Trump, a déclaré Biden, « a lancé un assaut total contre nos institutions démocratiques dès le début, et hier n’était que le point culminant de cette attaque implacable. » Trump avait empoisonné l’environnement politique en utilisant « un langage que les autocrates et les dictateurs utilisent partout dans le monde pour s’accrocher au pouvoir ».

Le langage de Biden ressemblait certainement moins à celui d’un vainqueur magnanime unissant son peuple que celui utilisé par les autocrates et les dictateurs pour s’accrocher au pouvoir. Trump essayait de « nier la volonté du peuple américain », a-t-il dit, tout comme Trump l’avait fait contre lui. Tout le problème était que « la volonté du peuple américain » était loin d’être unanime.

Le centre autoritaire

Ainsi, avant même son investiture, le président élu Biden nous a donné un goût amer des jours à venir. Il ne doit pas y avoir d’unité sacrée, mais une division de plus en plus profonde entre les bons (libéraux éveillés), les mauvais (Russes et autres ennemis de notre démocratie) et les méchants Américains, qui seront qualifiés de terroristes intérieurs, de suprémacistes blancs et de fascistes.

Le centre autoritaire, allant des républicains opportunistes aux supporteurs, peut se rallier à la purge des terroristes nationaux, en réduisant au silence leurs communications et en les faisant dûment renvoyer de leur emploi.

L’Establishment est depuis longtemps déterminé à écraser Trump. Mais il est également question de « purger » tous ses partisans. Biden parle déjà comme un président de guerre, appelant à des mesures pour combattre l’ennemi intérieur, comme par exemple accompagner les grandes guerres.

La nature oligarchique du parti de guerre américain est révélée par la hâte avec laquelle les entreprises privées des médias sociaux vont taire leur dissidence – et même le président des États-Unis encore en exercice. En effet, qui dirige réellement les États-Unis ? Le président n’est-il qu’un agent des puissances économiques dont le rôle est de servir leurs intérêts ? Le problème avec Trump, c’est qu’il n’a pas été choisi pour ce poste.

Trump a réussi à séduire des millions d’Américains mécontents sans proposer aucun programme pratique cohérent pour remplacer le parti de la guerre par des politiques capables de transformer la nation en un havre de paix et de prospérité. Sa confusion reflétait la confusion idéologique d’une population scandaleusement sous-éduquée en matière d’histoire et d’idées politiques. L’illusion voulant que Trump soit le leader dont les Américains dissidents avaient besoin a coûté la vie à Ashli Babbit et a conduit des milliers d’électeurs de Trump dans ce qui correspond en fait à un piège. Trump lui-même a été pris au piège.
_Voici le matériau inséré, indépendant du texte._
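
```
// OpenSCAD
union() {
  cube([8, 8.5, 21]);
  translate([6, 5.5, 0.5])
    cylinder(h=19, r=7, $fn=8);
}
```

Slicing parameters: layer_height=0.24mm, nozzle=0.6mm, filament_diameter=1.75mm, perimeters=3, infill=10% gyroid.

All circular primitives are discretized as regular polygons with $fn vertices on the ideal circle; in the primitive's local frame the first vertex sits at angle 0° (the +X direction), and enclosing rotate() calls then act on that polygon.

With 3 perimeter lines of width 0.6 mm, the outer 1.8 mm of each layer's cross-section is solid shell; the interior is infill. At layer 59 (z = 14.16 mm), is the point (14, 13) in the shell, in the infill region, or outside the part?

At z = 14.16 mm: the cube is present — its section is the full 8×8.5 rectangle; the r=7 cylinder at (6, 5.5) contributes a regular 8-gon of circumradius 7; Combining (union): the regions partially overlap (shared area 65.65 mm²), so overlapping operands fuse into one piece — 1 connected region. Overall, the cross-section is a single solid region. The nearest boundary edge runs (6.00, 12.50)→(10.95, 10.45); distance from the point to it = 3.98 mm. The point is not inside any of the regions above, so it lies outside the cross-section (3.98 mm from the nearest boundary).

outside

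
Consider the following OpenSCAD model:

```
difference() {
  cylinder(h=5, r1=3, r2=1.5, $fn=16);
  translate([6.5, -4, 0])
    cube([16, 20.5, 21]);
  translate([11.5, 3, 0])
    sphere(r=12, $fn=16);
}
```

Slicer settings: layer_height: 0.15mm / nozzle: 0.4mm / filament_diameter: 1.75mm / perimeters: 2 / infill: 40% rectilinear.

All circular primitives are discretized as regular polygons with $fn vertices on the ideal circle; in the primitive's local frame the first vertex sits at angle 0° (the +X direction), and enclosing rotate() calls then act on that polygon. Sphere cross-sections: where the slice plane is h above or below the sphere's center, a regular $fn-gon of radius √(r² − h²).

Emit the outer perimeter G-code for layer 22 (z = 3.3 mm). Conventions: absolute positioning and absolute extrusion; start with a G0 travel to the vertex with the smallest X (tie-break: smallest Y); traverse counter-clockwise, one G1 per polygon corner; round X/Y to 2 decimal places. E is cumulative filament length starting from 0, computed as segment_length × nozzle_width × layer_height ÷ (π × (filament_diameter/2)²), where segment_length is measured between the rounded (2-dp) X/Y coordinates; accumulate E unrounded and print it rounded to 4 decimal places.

G0 X-2.01 Y0.00 Z3.30
G1 X-1.86 Y-0.77 E0.0196
G1 X-1.42 Y-1.42 E0.0391
G1 X-0.77 Y-1.86 E0.0587
G1 X0.00 Y-2.01 E0.0783
G1 X0.77 Y-1.86 E0.0979
G1 X1.02 Y-1.69 E0.1054
G1 X0.84 Y-1.42 E0.1135
G1 X0.17 Y1.98 E0.1999
G1 X0.00 Y2.01 E0.2043
G1 X-0.77 Y1.86 E0.2238
G1 X-1.42 Y1.42 E0.2434
G1 X-1.86 Y0.77 E0.2630
G1 X-2.01 Y0.00 E0.2826

At z = 3.3 mm: the cone (r1=3→r2=1.5) has section circumradius 2.010 here — a regular 16-gon; the 16×20.5 cube at (6.5, -4) contributes its full rectangle; the sphere at (11.5, 3): section is a regular 16-gon, circumradius = √(r²−h²) = √(12²−3.3²) = 11.537; Subtracting the remaining from the first: starting from the cone, the 16×20.5 cube at (6.5, -4) misses the remaining region (no effect); the r=12 sphere at (11.5, 3) partially overlaps it — only the 4.01 mm² overlap (of its 407.51 mm²) is removed, clipping the outline — 1 connected region. The outline is a single polygon with 13 vertices. Extrusion per mm of travel: 0.4 × 0.15 / (π × 0.875²) = 0.024945. Accumulating E over each segment gives final E = 0.2826.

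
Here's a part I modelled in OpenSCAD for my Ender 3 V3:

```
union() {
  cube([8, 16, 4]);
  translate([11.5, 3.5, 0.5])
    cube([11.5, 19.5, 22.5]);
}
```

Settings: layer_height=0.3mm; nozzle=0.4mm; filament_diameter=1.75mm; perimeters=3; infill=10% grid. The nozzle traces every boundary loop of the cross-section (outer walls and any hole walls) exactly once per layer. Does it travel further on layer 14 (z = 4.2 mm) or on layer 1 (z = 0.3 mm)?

layer 14 (z = 4.2 mm)

Layer 14 (z = 4.2): the cube does not reach this height (z outside [0, 4]); the cube at (11.5, 3.5) (footprint 11.5×19.5) is included at this height (perimeter 62.00 mm); Taking the union: only the 11.5×19.5 cube at (11.5, 3.5) is present, so the union is just that shape — boundary = 62.00 mm. So its perimeter = 62.00 mm. Layer 1 (z = 0.3): the cube (footprint 8×16) is included at this height (perimeter 48.00 mm); the cube at (11.5, 3.5) is absent (z outside [0.5, 23]); Merging all regions: only the 8×16 cube is present, so the union is just that shape — boundary = 48.00 mm. So its perimeter = 48.00 mm. Layer 14 is larger (62.00 vs 48.00 mm).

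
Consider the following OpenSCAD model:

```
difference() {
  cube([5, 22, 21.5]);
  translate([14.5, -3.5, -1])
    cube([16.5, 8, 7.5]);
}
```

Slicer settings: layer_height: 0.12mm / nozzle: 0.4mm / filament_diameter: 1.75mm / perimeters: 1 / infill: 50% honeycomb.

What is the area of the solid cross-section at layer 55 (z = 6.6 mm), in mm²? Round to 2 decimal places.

110.00 mm²

At z = 6.6 mm: the cube (footprint 5×22) is included at this height (area 110.00 mm²); the cube at (14.5, -3.5) does not reach this height (z outside [-1, 6.5]); Subtracting the remaining from the first: none of the subtracted shapes is present at this height, so the 5×22 cube is unchanged — area = 110.00 mm². Overall, the cross-section is a single solid region. Net area = 110.00 mm².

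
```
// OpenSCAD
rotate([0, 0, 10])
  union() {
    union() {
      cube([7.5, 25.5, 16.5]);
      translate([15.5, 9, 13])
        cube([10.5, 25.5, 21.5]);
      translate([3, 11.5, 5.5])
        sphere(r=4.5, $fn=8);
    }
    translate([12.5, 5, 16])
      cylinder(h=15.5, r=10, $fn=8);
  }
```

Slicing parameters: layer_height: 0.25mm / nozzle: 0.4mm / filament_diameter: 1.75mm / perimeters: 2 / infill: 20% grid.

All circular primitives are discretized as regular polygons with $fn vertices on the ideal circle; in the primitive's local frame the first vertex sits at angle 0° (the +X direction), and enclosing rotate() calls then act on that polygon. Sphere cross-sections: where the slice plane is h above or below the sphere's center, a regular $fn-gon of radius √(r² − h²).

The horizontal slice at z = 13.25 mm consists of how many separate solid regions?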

Une approche complètement différente de la politique actuelle est nécessaire pour restaurer la démocratie aux États-Unis Tous les discours sur les identités et les idéologies ne peuvent contribuer qu’à accroître la confusion et les divisions, car ils empêchent les citoyens de se comprendre.

L’administration Biden semble vouloir renforcer cette même confusion et ces divisions précisément par le recours aux concepts d’identité et d’idéologie. Je suis absolument convaincue que seule une approche scrupuleusement rationnelle, ouverte, factuelle et pragmatique de problèmes pratiques clairement définis pourrait apporter la paix aux États-Unis, une paix qui pourrait en même temps favoriser la paix dans le monde.

Du monde extérieur, il est facile de définir les questions sérieuses qui devraient dominer le débat politique aux États-Unis. Mais au lieu de cela, nous assistons à un véritable échange d’insultes. L’élite de l’Establishment ne peut se contenter d’échanger des points de vue avec des populistes qualifiés de déplorables, racistes, misogynes, suprémacistes blancs, fascistes et désormais de « terroristes ».

La dénonciation non ciblée de l’élite par les populistes décrit les démocrates de Wall Street comme des « socialistes » et se transforme en accusations de campagnes de vaccination génocidaire, de rites pédophiles occultes, et diabolisées. Au contraire d’une division politique évidente, les États-Unis sont de plus en plus divisés par une haine réciproque aveugle et exacerbée.

Ce dont la vie politique américaine a besoin, ce n’est pas de plus de censure, mais de l’autocensure de la raison. Nous sommes très loin du but.